Bourbon Coffee Reduction

  • 1/4 cup Brewed coffee
  • 1/4 cup Bourbon, quality does matter!
  • 1/4 cup Dark brown sugar
  • 1/8 cup Soy sauce
  • 1/4 cup Ketchup
  • 1 tablespoon Worcestershire Sauce
  • 1/4 cup Dark chocolate, 70% cocoa
  • Pinch of Cayenne
  1. Make Bourbon Coffee Glaze - Combine brewed coffee, bourbon, brown sugar and soy sauce in a small saucepan over med high heat. Stir frequently until sugar dissolves and liquid is reduced by half. Then whisk in ketchup and Worcestershire. Stir and simmer for 5 minutes or so. Add chocolate and cayenne to finish. Keep warm . May be cooked the day before and gently reheated just before service.

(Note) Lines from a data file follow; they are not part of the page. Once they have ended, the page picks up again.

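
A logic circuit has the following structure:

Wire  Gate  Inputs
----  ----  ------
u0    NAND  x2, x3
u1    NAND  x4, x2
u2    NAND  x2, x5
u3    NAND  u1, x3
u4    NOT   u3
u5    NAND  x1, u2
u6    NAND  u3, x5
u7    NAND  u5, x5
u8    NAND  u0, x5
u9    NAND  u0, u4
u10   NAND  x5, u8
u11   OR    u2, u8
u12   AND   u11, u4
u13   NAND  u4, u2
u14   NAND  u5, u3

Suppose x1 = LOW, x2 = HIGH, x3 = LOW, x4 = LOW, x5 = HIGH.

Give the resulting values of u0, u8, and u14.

u0 = HIGH; u8 = LOW; u14 = LOW

u0 = x2 NAND x3 = HIGH NAND LOW = HIGH
u1 = x4 NAND x2 = LOW NAND HIGH = HIGH
u2 = x2 NAND x5 = HIGH NAND HIGH = LOW
u3 = u1 NAND x3 = HIGH NAND LOW = HIGH
u5 = x1 NAND u2 = LOW NAND LOW = HIGH
u8 = u0 NAND x5 = HIGH NAND HIGH = LOW
u14 = u5 NAND u3 = HIGH NAND HIGH = LOW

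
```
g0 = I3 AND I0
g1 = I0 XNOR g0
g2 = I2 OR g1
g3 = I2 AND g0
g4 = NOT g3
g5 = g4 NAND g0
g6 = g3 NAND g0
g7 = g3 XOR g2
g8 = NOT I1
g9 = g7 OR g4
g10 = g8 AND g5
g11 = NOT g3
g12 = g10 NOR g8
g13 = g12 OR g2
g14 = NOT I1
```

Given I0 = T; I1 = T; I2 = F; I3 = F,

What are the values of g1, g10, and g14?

g1 = F, g10 = F, g14 = F

g0 = I3 AND I0 = F AND T = F
g1 = I0 XNOR g0 = T XNOR F = F
g3 = I2 AND g0 = F AND F = F
g4 = NOT g3 = NOT F = T
g5 = g4 NAND g0 = T NAND F = T
g8 = NOT I1 = NOT T = F
g10 = g8 AND g5 = F AND T = F
g14 = NOT I1 = NOT T = F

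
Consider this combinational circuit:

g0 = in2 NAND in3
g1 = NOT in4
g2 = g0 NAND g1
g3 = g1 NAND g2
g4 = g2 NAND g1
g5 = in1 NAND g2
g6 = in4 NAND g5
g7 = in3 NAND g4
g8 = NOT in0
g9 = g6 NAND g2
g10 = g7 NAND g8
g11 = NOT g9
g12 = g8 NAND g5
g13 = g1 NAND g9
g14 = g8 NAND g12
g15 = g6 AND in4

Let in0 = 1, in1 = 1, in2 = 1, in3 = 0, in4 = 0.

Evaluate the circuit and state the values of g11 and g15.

g11 = 0, g15 = 0

g0 = in2 NAND in3 = 1 NAND 0 = 1
g1 = NOT in4 = NOT 0 = 1
g2 = g0 NAND g1 = 1 NAND 1 = 0
g5 = in1 NAND g2 = 1 NAND 0 = 1
g6 = in4 NAND g5 = 0 NAND 1 = 1
g9 = g6 NAND g2 = 1 NAND 0 = 1
g11 = NOT g9 = NOT 1 = 0
g15 = g6 AND in4 = 1 AND 0 = 0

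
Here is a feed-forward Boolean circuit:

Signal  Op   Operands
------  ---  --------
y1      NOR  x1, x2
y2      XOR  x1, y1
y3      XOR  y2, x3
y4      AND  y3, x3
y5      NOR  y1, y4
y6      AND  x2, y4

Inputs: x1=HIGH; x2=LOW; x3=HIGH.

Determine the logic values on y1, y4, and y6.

y1 = x1 NOR x2 = HIGH NOR LOW = LOW
y2 = x1 XOR y1 = HIGH XOR LOW = HIGH
y3 = y2 XOR x3 = HIGH XOR HIGH = LOW
y4 = y3 AND x3 = LOW AND HIGH = LOW
y6 = x2 AND y4 = LOW AND LOW = LOW

y1 = LOW, y4 = LOW, y6 = LOW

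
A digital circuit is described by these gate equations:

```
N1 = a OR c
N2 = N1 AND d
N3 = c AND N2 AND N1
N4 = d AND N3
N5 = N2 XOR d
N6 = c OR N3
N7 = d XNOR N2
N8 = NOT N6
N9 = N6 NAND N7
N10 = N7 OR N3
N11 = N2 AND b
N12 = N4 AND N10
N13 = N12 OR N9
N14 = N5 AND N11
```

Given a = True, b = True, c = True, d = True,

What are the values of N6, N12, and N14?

N6 = True  N12 = True  N14 = False

N1 = a OR c = True OR True = True
N2 = N1 AND d = True AND True = True
N3 = c AND N2 AND N1 = True AND True AND True = True
N4 = d AND N3 = True AND True = True
N5 = N2 XOR d = True XOR True = False
N6 = c OR N3 = True OR True = True
N7 = d XNOR N2 = True XNOR True = True
N10 = N7 OR N3 = True OR True = True
N11 = N2 AND b = True AND True = True
N12 = N4 AND N10 = True AND True = True
N14 = N5 AND N11 = False AND True = False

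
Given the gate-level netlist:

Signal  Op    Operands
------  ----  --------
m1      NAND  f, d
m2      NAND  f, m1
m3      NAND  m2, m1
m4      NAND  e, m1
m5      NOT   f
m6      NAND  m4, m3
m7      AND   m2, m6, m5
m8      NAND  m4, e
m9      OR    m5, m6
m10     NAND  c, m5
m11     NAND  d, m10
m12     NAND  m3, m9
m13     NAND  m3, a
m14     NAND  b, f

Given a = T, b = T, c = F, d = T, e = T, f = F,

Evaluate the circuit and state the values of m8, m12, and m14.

m8 = T, m12 = T, m14 = T

m1 = f NAND d = F NAND T = T
m2 = f NAND m1 = F NAND T = T
m3 = m2 NAND m1 = T NAND T = F
m4 = e NAND m1 = T NAND T = F
m5 = NOT f = NOT F = T
m6 = m4 NAND m3 = F NAND F = T
m8 = m4 NAND e = F NAND T = T
m9 = m5 OR m6 = T OR T = T
m12 = m3 NAND m9 = F NAND T = T
m14 = b NAND f = T NAND F = T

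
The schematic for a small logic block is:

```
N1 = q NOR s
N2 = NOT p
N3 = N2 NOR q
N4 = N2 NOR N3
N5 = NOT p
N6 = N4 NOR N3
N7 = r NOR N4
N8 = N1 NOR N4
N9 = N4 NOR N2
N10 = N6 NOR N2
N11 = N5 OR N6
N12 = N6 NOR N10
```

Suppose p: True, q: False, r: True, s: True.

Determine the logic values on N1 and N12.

N1 = False, N12 = False

N1 = q NOR s = False NOR True = False
N2 = NOT p = NOT True = False
N3 = N2 NOR q = False NOR False = True
N4 = N2 NOR N3 = False NOR True = False
N6 = N4 NOR N3 = False NOR True = False
N10 = N6 NOR N2 = False NOR False = True
N12 = N6 NOR N10 = False NOR True = False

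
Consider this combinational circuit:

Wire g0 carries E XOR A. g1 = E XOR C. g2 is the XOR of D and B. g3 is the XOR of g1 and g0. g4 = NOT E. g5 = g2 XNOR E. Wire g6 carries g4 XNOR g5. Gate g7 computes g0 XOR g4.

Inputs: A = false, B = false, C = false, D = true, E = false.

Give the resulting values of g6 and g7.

g6 = false, g7 = true

g0 = E XOR A = false XOR false = false
g2 = D XOR B = true XOR false = true
g4 = NOT E = NOT false = true
g5 = g2 XNOR E = true XNOR false = false
g6 = g4 XNOR g5 = true XNOR false = false
g7 = g0 XOR g4 = false XOR true = true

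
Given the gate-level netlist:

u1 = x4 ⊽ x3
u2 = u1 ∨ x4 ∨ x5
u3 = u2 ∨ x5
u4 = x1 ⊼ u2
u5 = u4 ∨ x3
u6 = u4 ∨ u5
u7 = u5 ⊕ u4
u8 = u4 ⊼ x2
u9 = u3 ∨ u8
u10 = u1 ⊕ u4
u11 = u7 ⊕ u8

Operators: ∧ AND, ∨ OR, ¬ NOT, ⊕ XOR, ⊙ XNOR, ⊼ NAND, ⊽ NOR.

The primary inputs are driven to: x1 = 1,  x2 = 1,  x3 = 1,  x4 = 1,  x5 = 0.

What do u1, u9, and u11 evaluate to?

u1 = 0, u9 = 1, u11 = 0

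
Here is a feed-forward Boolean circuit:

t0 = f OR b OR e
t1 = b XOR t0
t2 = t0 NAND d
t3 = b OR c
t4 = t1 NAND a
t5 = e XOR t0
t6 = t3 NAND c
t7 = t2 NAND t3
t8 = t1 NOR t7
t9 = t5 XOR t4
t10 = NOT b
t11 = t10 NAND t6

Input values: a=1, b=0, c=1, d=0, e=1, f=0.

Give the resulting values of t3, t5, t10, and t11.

t0 = f OR b OR e = 0 OR 0 OR 1 = 1
t3 = b OR c = 0 OR 1 = 1
t5 = e XOR t0 = 1 XOR 1 = 0
t6 = t3 NAND c = 1 NAND 1 = 0
t10 = NOT b = NOT 0 = 1
t11 = t10 NAND t6 = 1 NAND 0 = 1

t3 = 1, t5 = 0, t10 = 1, t11 = 1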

  2. Shrimp - 24 shrimp, raw, shelled, deveined, tailed, (31-40) size 2 garlic cloves, chopped ~ 1/8C EVO S/P Just before service - While grill pan heats up over high heat cut chilled grits into rounds with a 2" biscuit cutter. Brush each round with EVO and place on hot grill pan. Then brush the exposed sides with more oil. Cook each side for 2-3 minutes till a light crust forms and grill marks appear. Meanwhile, saute shrimp & garlic over med high heat. Cook until just colored and remove promptly. Keep warm. Keep in mind the shrimp will continue to cook off the heat so don't over-do. Assemble shrimp on top of grilled grits round, drizzle with glaze and garnish with a chive baton. Serve immediately. Hope ya'll like 'em. Feel free to add finely minced jalapeno or Serrano, garlic or onions to the grits when you add the cheese for a more 'yankee' version.